History, as Karl Marx tells us, can be described as being a succession of struggles between classes vying for greater control. These hierarchical oscillations have led to the creation of innumerable experimental utopias (nowhere-places) with the vast majority of documented examples being primarily concerned with the distribution of power between the subjects of the social system. The distribution of power could be designed in order to facilitate the development of an egalitarian state, as in class Greek democracy, or it could be designed to pass the control to a single person backed by an army, as in a military dictatorship. Thus, to design a utopia is to immediately design a system engaged with the management of a social hierarchy, whether it is desired to be flat or pyramidal. While there are many organisations and communities of people all over the world campaigning for egalitarianism under the guise of a variety of political systems, non-hierarchical social systems have historically proven to be problematic – utopian (ideal) places that degenerate into a dystopia through the erosion of the barriers that distribute power equally. A non-hierarchical system can be usefully exploited as a means of disguising power, rather than just sharing it.

The dominant institutions that historically formulated a society – the church, the state, industry – have all appropriated this exploitation in order to abstract their position of control over an assembly of people – such as a congregation, a population, or a labour force. An abstraction of power and control is useful, I will argue, as it helps to facilitate complicity in a process that requires the participation of a disciplined assembly. Depending on the institutional context, this process can take the form of the manufacturing of a mass-produced product with the use of an assembly line, or the ritual of the military firing squad as a traditional method of execution, for example. In this chapter, I would like to analyse some of these examples, discussing how power/control was distributed among the members of the assembly, and what this allowed the institutional governors of the assembly to produce.

"I am an engineer and I work for an electrical corporation. The workers think we produce vacuum cleaners. The students think we make machine guns. This vacuum cleaner can be a valuable weapon. This machine gun can be a useful household appliance. What we produce is the product of the workers, students, and engineers." Inextinguishable Fire (1969)

Harun Farocki, a prolific video artist working from the mid 1960s to the present, hardly shied away from difficult subjects. Farocki's vision in The Inextinguishable Fire was to comment not only on the questionable ethics of the Vietnam war, but to make a more general statement about how a greater division of labour facilitates complicity in the production of unethical commodities – for example, napalm. The Dow Chemical Corporation, manufacturers of napalm, employed a collection of researchers, engineers, and scientists to assist with the design and production process. In doing so, no one person offered a truly individual contribution to the development of the highly controversial weapon. Instead, it was approached like a puzzle: “yes, it is a fire that is inextinguishable – but you can also make it stick to skin?” And so, the task was distributed among the teams of researchers, scientists, and engineers.

Farocki plays with film as a recombinant media form, drawing you into an unexpected conclusion about factory labour and complicity. He repeats a scene where an assembly-line worker is describing what he produces in the factory assembly line, recombining the product he believes he is producing with the product the factory actually produces.

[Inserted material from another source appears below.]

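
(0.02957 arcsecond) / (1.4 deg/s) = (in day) 1 arcsecond = 4.8481368e-06 rad, so 0.02957 arcsecond = 0.02957 * 4.8481368e-06 = 1.4335941e-07 rad. 1 deg/s = 0.017453293 rad/s, so 1.4 deg/s = 1.4 * 0.017453293 = 0.02443461 rad/s. Combine: 1.4335941e-07 rad / 0.02443461 rad/s = 5.8670635e-06 s. 1 day = 86400 s, so 5.8670635e-06 s = 5.8670635e-06 / 86400 = 6.7905827e-11 day ≈ 6.791e-11 day (4 s.f.). Final answer: 6.791e-11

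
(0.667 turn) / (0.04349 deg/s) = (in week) 0.009129. Check: 1 turn = 6.2831853 rad, so 0.667 turn = 0.667 * 6.2831853 = 4.1908846 rad. 1 deg/s = 0.017453293 rad/s, so 0.04349 deg/s = 0.04349 * 0.017453293 = 0.00075904369 rad/s. Combine: 4.1908846 rad / 0.00075904369 rad/s = 5521.2693 s. 1 week = 604800 s, so 5521.2693 s = 5521.2693 / 604800 = 0.0091290828 week ≈ 0.009129 week (4 s.f.).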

By dividing the work along an assembly line of workers, Farocki suggests, the relationship between the individual workers and the product becomes abstracted to the point where the workers have only an objective relationship with the product they are creating. Farocki exposes this conceptual disconnection between production and function in the minds of the labourers as a devastating prospect. If both control and accountability are abstracted by way of distribution among a large body of workers, are we really much more willing to engage in a production process in conflict with what we deem to be ethical?

For me, The Inextinguishable Fire only gains more relevance in the post-industrial information age. If the assembly line abstracts the dynamics of control and accountability through distribution among numerous human labourers, then the introduction of the computer into the production process only further complicates our conceptual understanding of responsibility. My current work is dealing with this precise topic, with respect to post World War II technologies of war – one example being the current emphasis on Unmanned Aerial Vehicle (UAV, or drone) being an example of an abstracted division of labour between both an assembly network of humans and machines. Do the increased levels of automation in modern warfare somehow oil the frictions of ethics? The Inextinguishable Fire seems to suggest it does.